Rice farmers in Abary section of MMA/ADA cannot afford $15,000 per acre

Dear Editor,

The AFC should stand for fairness. Mr Moses Nagamootoo, our Prime Minister, is a veteran politician, journalist and attorney-at-law, and he should see justice. But Mr Nagamootoo and Mr Granger are not saying anything. Rice is food, food is life. How can rice farmers on the MMA/ADA Abary section pay $15,000 per acre? Lands on the Essequibo and Corentyne coasts are more fertile than lands in the Abary Phase (1) MMA/ADA project, even lands in Mahaicony and Mahaica.

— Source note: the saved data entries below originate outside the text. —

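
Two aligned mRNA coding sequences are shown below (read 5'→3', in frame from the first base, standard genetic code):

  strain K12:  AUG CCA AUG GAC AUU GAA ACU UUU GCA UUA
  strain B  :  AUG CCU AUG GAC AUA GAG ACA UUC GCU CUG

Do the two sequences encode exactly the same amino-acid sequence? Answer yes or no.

yes

Codon 1: AUG Met / AUG Met — identical.
Codon 2: CCA Pro / CCU Pro — synonymous.
Codon 3: AUG Met / AUG Met — identical.
Codon 4: GAC Asp / GAC Asp — identical.
Codon 5: AUU Ile / AUA Ile — synonymous.
Codon 6: GAA Glu / GAG Glu — synonymous.
Codon 7: ACU Thr / ACA Thr — synonymous.
Codon 8: UUU Phe / UUC Phe — synonymous.
Codon 9: GCA Ala / GCU Ala — synonymous.
Codon 10: UUA Leu / CUG Leu — synonymous.
Nonsynonymous differences: 0 → same protein.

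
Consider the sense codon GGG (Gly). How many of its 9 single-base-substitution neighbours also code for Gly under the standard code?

3

Position 1: none → 0 synonymous.
Position 2: none → 0 synonymous.
Position 3: GGT, GGC, GGA → 3 synonymous.
Total: 0 + 0 + 3 = 3.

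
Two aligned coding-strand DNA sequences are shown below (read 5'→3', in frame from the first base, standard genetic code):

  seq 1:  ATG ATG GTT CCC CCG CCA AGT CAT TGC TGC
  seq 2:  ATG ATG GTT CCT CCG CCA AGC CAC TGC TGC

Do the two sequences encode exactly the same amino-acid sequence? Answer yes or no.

yes

Codon 1: ATG Met / ATG Met — identical.
Codon 2: ATG Met / ATG Met — identical.
Codon 3: GTT Val / GTT Val — identical.
Codon 4: CCC Pro / CCT Pro — synonymous.
Codon 5: CCG Pro / CCG Pro — identical.
Codon 6: CCA Pro / CCA Pro — identical.
Codon 7: AGT Ser / AGC Ser — synonymous.
Codon 8: CAT His / CAC His — synonymous.
Codon 9: TGC Cys / TGC Cys — identical.
Codon 10: TGC Cys / TGC Cys — identical.
Nonsynonymous differences: 0 → same protein.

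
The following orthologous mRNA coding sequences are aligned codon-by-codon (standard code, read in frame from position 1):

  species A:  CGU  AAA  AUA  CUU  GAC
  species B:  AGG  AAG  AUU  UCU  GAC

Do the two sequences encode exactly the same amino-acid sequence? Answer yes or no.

Codon 1: CGU Arg / AGG Arg — synonymous.
Codon 2: AAA Lys / AAG Lys — synonymous.
Codon 3: AUA Ile / AUU Ile — synonymous.
Codon 4: CUU Leu / UCU Ser — nonsynonymous.
Codon 5: GAC Asp / GAC Asp — identical.
Nonsynonymous differences: 1 → different protein.

no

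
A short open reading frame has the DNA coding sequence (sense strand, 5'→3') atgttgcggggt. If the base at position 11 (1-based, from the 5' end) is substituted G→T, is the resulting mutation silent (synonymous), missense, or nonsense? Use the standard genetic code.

missense

Position 11 falls in codon 4: GGT → Gly.
After the substitution the codon is GTT → Val.
Gly ≠ Val, so this is a missense mutation.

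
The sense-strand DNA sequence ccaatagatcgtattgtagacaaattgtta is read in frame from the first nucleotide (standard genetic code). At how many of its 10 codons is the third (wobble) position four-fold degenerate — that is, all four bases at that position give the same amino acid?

Codon 1 CCA (Pro): third position 4-fold.
Codon 2 ATA (Ile): third position 3-fold.
Codon 3 GAT (Asp): third position 2-fold.
Codon 4 CGT (Arg): third position 4-fold.
Codon 5 ATT (Ile): third position 3-fold.
Codon 6 GTA (Val): third position 4-fold.
Codon 7 GAC (Asp): third position 2-fold.
Codon 8 AAA (Lys): third position 2-fold.
Codon 9 TTG (Leu): third position 2-fold.
Codon 10 TTA (Leu): third position 2-fold.
Four-fold degenerate third positions: 3.

3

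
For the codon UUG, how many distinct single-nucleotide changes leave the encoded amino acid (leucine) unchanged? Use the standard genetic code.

Position 1: CUG → 1 synonymous.
Position 2: none → 0 synonymous.
Position 3: UUA → 1 synonymous.
Total: 1 + 0 + 1 = 2.

2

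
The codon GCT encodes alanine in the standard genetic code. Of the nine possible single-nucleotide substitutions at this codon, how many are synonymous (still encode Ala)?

3

Position 1: none → 0 synonymous.
Position 2: none → 0 synonymous.
Position 3: GCC, GCA, GCG → 3 synonymous.
Total: 0 + 0 + 3 = 3.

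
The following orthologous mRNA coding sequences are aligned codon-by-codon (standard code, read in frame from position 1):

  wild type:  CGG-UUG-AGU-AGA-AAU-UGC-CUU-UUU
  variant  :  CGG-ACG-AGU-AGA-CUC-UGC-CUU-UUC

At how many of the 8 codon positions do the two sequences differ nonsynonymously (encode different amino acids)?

2

Codon 1: CGG Arg / CGG Arg — identical.
Codon 2: UUG Leu / ACG Thr — nonsynonymous.
Codon 3: AGU Ser / AGU Ser — identical.
Codon 4: AGA Arg / AGA Arg — identical.
Codon 5: AAU Asn / CUC Leu — nonsynonymous.
Codon 6: UGC Cys / UGC Cys — identical.
Codon 7: CUU Leu / CUU Leu — identical.
Codon 8: UUU Phe / UUC Phe — synonymous.
Nonsynonymous differences: 2.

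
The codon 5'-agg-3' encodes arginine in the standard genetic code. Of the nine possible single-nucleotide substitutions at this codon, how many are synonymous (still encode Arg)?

Position 1: CGG → 1 synonymous.
Position 2: none → 0 synonymous.
Position 3: AGA → 1 synonymous.
Total: 1 + 0 + 1 = 2.

2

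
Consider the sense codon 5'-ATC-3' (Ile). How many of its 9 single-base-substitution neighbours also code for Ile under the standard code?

2

Position 1: none → 0 synonymous.
Position 2: none → 0 synonymous.
Position 3: ATT, ATA → 2 synonymous.
Total: 0 + 0 + 2 = 2.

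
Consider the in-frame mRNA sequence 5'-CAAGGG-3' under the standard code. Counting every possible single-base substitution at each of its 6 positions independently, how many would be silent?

Codon 1 (CAA, Gln): 1 synonymous substitution.
Codon 2 (GGG, Gly): 3 synonymous substitutions.
Total: 1 + 3 = 4.

4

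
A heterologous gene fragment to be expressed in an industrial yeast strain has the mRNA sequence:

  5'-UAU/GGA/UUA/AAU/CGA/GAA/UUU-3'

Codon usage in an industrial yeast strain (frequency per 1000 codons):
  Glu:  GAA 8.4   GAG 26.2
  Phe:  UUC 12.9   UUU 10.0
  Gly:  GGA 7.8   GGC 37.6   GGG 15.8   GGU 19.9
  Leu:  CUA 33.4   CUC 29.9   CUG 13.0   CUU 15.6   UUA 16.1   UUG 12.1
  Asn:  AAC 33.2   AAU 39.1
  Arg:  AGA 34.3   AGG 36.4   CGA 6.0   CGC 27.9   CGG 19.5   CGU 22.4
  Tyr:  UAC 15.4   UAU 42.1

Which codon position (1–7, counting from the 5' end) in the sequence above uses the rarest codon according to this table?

5

Codon 1 UAU (Tyr): 42.1 per 1000.
Codon 2 GGA (Gly): 7.8 per 1000.
Codon 3 UUA (Leu): 16.1 per 1000.
Codon 4 AAU (Asn): 39.1 per 1000.
Codon 5 CGA (Arg): 6.0 per 1000.
Codon 6 GAA (Glu): 8.4 per 1000.
Codon 7 UUU (Phe): 10.0 per 1000.
Lowest frequency is 6.0 at codon 5.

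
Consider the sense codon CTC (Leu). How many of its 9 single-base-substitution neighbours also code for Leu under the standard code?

3

Position 1: none → 0 synonymous.
Position 2: none → 0 synonymous.
Position 3: CTT, CTA, CTG → 3 synonymous.
Total: 0 + 0 + 3 = 3.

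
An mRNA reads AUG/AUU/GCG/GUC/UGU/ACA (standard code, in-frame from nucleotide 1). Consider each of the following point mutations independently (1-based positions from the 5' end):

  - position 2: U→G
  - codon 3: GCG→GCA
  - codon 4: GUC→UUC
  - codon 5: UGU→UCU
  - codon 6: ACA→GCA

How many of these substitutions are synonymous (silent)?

Codon 1: AUG (Met) → AGG (Arg) — missense.
Codon 3: GCG (Ala) → GCA (Ala) — synonymous.
Codon 4: GUC (Val) → UUC (Phe) — missense.
Codon 5: UGU (Cys) → UCU (Ser) — missense.
Codon 6: ACA (Thr) → GCA (Ala) — missense.
Synonymous: 1 of 5.

1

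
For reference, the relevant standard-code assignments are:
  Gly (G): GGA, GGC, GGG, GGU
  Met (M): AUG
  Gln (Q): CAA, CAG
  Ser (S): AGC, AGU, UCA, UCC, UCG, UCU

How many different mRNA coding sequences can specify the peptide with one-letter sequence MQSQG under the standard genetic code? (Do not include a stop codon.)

96

Met: 1 codon.
Gln: 2 codons.
Ser: 6 codons.
Gln: 2 codons.
Gly: 4 codons.
1 × 2 × 6 × 2 × 4 = 96.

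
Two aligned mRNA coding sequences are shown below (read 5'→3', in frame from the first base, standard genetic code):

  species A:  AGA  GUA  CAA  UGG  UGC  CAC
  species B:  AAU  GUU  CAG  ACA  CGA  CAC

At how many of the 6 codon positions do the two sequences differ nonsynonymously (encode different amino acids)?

3

Codon 1: AGA Arg / AAU Asn — nonsynonymous.
Codon 2: GUA Val / GUU Val — synonymous.
Codon 3: CAA Gln / CAG Gln — synonymous.
Codon 4: UGG Trp / ACA Thr — nonsynonymous.
Codon 5: UGC Cys / CGA Arg — nonsynonymous.
Codon 6: CAC His / CAC His — identical.
Nonsynonymous differences: 3.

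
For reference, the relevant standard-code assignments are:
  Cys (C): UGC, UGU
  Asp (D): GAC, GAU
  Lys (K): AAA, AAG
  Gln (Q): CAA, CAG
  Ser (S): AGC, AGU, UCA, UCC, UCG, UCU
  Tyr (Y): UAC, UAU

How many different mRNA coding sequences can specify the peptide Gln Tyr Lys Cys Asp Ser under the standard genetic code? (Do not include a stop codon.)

192

Gln: 2 codons.
Tyr: 2 codons.
Lys: 2 codons.
Cys: 2 codons.
Asp: 2 codons.
Ser: 6 codons.
2 × 2 × 2 × 2 × 2 × 6 = 192.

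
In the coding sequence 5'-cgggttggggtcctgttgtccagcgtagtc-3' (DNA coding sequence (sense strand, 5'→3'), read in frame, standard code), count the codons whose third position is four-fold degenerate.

Codon 1 CGG (Arg): third position 4-fold.
Codon 2 GTT (Val): third position 4-fold.
Codon 3 GGG (Gly): third position 4-fold.
Codon 4 GTC (Val): third position 4-fold.
Codon 5 CTG (Leu): third position 4-fold.
Codon 6 TTG (Leu): third position 2-fold.
Codon 7 TCC (Ser): third position 4-fold.
Codon 8 AGC (Ser): third position 2-fold.
Codon 9 GTA (Val): third position 4-fold.
Codon 10 GTC (Val): third position 4-fold.
Four-fold degenerate third positions: 8.

8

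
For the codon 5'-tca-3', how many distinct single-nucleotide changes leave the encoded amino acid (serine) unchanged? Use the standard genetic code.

3

Position 1: none → 0 synonymous.
Position 2: none → 0 synonymous.
Position 3: TCT, TCC, TCG → 3 synonymous.
Total: 0 + 0 + 3 = 3.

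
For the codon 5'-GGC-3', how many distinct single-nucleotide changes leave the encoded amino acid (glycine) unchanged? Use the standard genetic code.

Position 1: none → 0 synonymous.
Position 2: none → 0 synonymous.
Position 3: GGT, GGA, GGG → 3 synonymous.
Total: 0 + 0 + 3 = 3.

3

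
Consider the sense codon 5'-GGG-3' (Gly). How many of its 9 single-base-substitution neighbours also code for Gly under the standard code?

Position 1: none → 0 synonymous.
Position 2: none → 0 synonymous.
Position 3: GGU, GGC, GGA → 3 synonymous.
Total: 0 + 0 + 3 = 3.

3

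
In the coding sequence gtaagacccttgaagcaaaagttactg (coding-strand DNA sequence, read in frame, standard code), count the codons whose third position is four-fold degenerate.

Codon 1 GTA (Val): third position 4-fold.
Codon 2 AGA (Arg): third position 2-fold.
Codon 3 CCC (Pro): third position 4-fold.
Codon 4 TTG (Leu): third position 2-fold.
Codon 5 AAG (Lys): third position 2-fold.
Codon 6 CAA (Gln): third position 2-fold.
Codon 7 AAG (Lys): third position 2-fold.
Codon 8 TTA (Leu): third position 2-fold.
Codon 9 CTG (Leu): third position 4-fold.
Four-fold degenerate third positions: 3.

3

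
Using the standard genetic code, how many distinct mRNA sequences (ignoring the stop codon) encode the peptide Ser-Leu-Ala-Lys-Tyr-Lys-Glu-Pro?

9216

Ser: 6 codons.
Leu: 6 codons.
Ala: 4 codons.
Lys: 2 codons.
Tyr: 2 codons.
Lys: 2 codons.
Glu: 2 codons.
Pro: 4 codons.
6 × 6 × 4 × 2 × 2 × 2 × 2 × 4 = 9216.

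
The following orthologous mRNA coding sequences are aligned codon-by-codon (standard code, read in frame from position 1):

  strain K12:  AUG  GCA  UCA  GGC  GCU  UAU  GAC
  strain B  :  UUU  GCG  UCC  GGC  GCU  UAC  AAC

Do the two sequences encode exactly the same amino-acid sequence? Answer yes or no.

no

Codon 1: AUG Met / UUU Phe — nonsynonymous.
Codon 2: GCA Ala / GCG Ala — synonymous.
Codon 3: UCA Ser / UCC Ser — synonymous.
Codon 4: GGC Gly / GGC Gly — identical.
Codon 5: GCU Ala / GCU Ala — identical.
Codon 6: UAU Tyr / UAC Tyr — synonymous.
Codon 7: GAC Asp / AAC Asn — nonsynonymous.
Nonsynonymous differences: 2 → different protein.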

Lands on Corentyne and Essequibo coasts produce 45 to over 50 bags per acre, and rent for over $30,000 per acre, while lands in the Abary Section Phase (1) produce 15, 20 and 25 bags per acre, and poor farmers rent their lands from $8,000 to $10,000 per acre.

The MMA/ADA Phase (1) was never completed; only the drainage and irrigation canals. Mr Burnham said when completed it would be nicknamed ‘The Bread Basket of the Caribbean’. It was designed to yield 30 bags per acre or more, and even if a farmer got sub-standard land he could afford to pay the bank and get something for himself and family. Mr Burnham even made Gaibank build a branch office at Onverwagt MMA/ADA. When Mr. Burnham declared the project opened in 1985, the framework of the fields was yet to be completed. Mr Burnham did not live to see his last vision come through.

If he were alive, MMA/ADA would have been a paradise for the landless. Today, the Phase (1) Abary Section of MMA/ADA has been sold to rich East Coast Demerara and West Coast Berbice rice farmers during the terms in government of the PPP/C. We challenge the APNU+AFC to set up a Commission of Inquiry and see who the owners are. These rich men bought these rice plots for little or nothing.